Germany has cemented its position as a global leader in renewable energy, with wind and solar accounting for nearly 45% of its electricity generation in 2025, according to energy think tank Ember. Yet German households pay around €0.39 per kilowatt-hour (kWh) — roughly a third more than the EU average of €0.29/kWh, data from Eurostat and energy firm 1KOMMA5° show. Only Ireland, at €0.40/kWh, has higher prices.
The paradox stems from a structural flaw in Europe's electricity market: the merit order principle, which sets the price of power based on the most expensive plant still needed to meet demand. Even when cheap renewables flood the grid, if fossil-fuel plants are required to fill gaps, their high costs set the market price for all electricity.

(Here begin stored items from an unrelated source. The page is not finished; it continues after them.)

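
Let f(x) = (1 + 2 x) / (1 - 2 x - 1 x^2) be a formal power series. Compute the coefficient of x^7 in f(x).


Write f(x) = sum_{k>=0} a_k x^k. Multiplying both sides by 1 - 2 x - 1 x^2 gives
(1 - 2 x - 1 x^2) sum_{k>=0} a_k x^k = 1 + 2 x.
Matching coefficients:
 x^0: a_0 = 1
 x^1: a_1 - 2 a_0 = 2  =>  a_1 = 2*1 + 2 = 4
 x^k (k >= 2): a_k = 2 a_{k-1} + 1 a_{k-2}.
Iterating: a_2 = 9, a_3 = 22, a_4 = 53, a_5 = 128, a_6 = 309, a_7 = 746.
So the coefficient of x^7 is 746.

746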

As a result, Germany's rapid expansion of clean energy has not translated into lower bills for consumers.
Why Germany's grid struggles to absorb its own green power
Germany's renewable energy law (Erneuerbare-Energien-Gesetz), introduced in 2000, has driven a dramatic shift: wind and solar rose from less than 2% of generation to nearly 45% last year, while coal fell from over half to just 21%. However, the country's grid was built for centralized power plants, not the decentralized, often remote locations of wind farms and solar arrays. On sunny, windy days, supply can outstrip demand, forcing grid operators to pay producers to shut down — a practice called curtailment. In 2025, Germany spent €435 billion on such compensation and balancing payments, according to 1KOMMA5°.
“Germany does not have too much cheap wind and solar power, but too little flexibility in the system,” said Jannik Schall, co-founder of 1KOMMA5°. This inflexibility leads to negative electricity prices during oversupply, wasting clean energy that could otherwise lower costs.

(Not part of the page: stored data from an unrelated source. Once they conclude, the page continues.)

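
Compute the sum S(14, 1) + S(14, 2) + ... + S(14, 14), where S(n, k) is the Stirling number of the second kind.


By definition, S(n, k) counts partitions of an n-set into exactly k nonempty blocks.
Computing row n = 14 for k = 1..14:
S(14, k): 1, 8191, 788970, 10391745, 40075035, 63436373, 49329280, 20912320, 5135130, 752752, 66066, 3367, 91, 1
Sum = 190899322. (This equals Bell_14 since the sum runs over all k.)

190899322


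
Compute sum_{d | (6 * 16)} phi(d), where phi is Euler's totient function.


First, 6 * 16 = 96. One classical identity is sum_{d | n} phi(d) = n (each k in [1, n] has a unique gcd with n, and among the k's with gcd(k, n) = n/d there are phi(d) of them). So the sum equals 96. We also verify directly:
Divisors of 96: 1, 2, 3, 4, 6, 8, 12, 16, 24, 32, 48, 96.
phi values: 1, 1, 2, 2, 2, 4, 4, 8, 8, 16, 16, 32.
Sum = 96.

96


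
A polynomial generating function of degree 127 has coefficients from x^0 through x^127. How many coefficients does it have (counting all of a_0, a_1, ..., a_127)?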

Battery energy storage systems (BESS) are widely seen as a solution. They can absorb excess power and release it when demand peaks, reducing reliance on fossil backup. The EU's battery fleet has grown tenfold since 2021 to over 77 GWh, but a 2026 Solar Power Europe report warns that the bloc must repeat that growth to reach 750 GWh by 2030. Germany, along with four other EU markets, accounted for more than 60% of new BESS capacity in 2025, but deployment remains far behind what is needed.
Spain offers a contrasting example. With a similar share of wind and solar, Spain's overall clean energy mix — including hydropower and nuclear — reached 75% in 2025, versus Germany's 59%. This has reduced the influence of fossil fuels on Spanish electricity prices by 75% since 2019, according to Ember. Germany's nuclear phaseout, completed in 2023, removed a source of firm, low-carbon power that had supplied 6.6% of its electricity in 2022, creating a gap that renewables have only partially filled.
“Removing that source of firm, low-carbon power created a sizable gap that needed to be filled quickly, either by fossil generation or by accelerating renewables,” notes Montel's Clean Power Progress report. Experts expect Germany's renewed momentum to become clearer in 2026 as fossil displacement continues to compete with demand.
The broader lesson for Europe is that simply adding renewables is not enough. Without grid modernization, storage, and market reform, countries risk perpetuating high prices even as they lead the green transition. As the EU pushes toward its 2030 climate targets, the German experience underscores the need for a holistic approach — one that couples renewable generation with the infrastructure to deliver it affordably.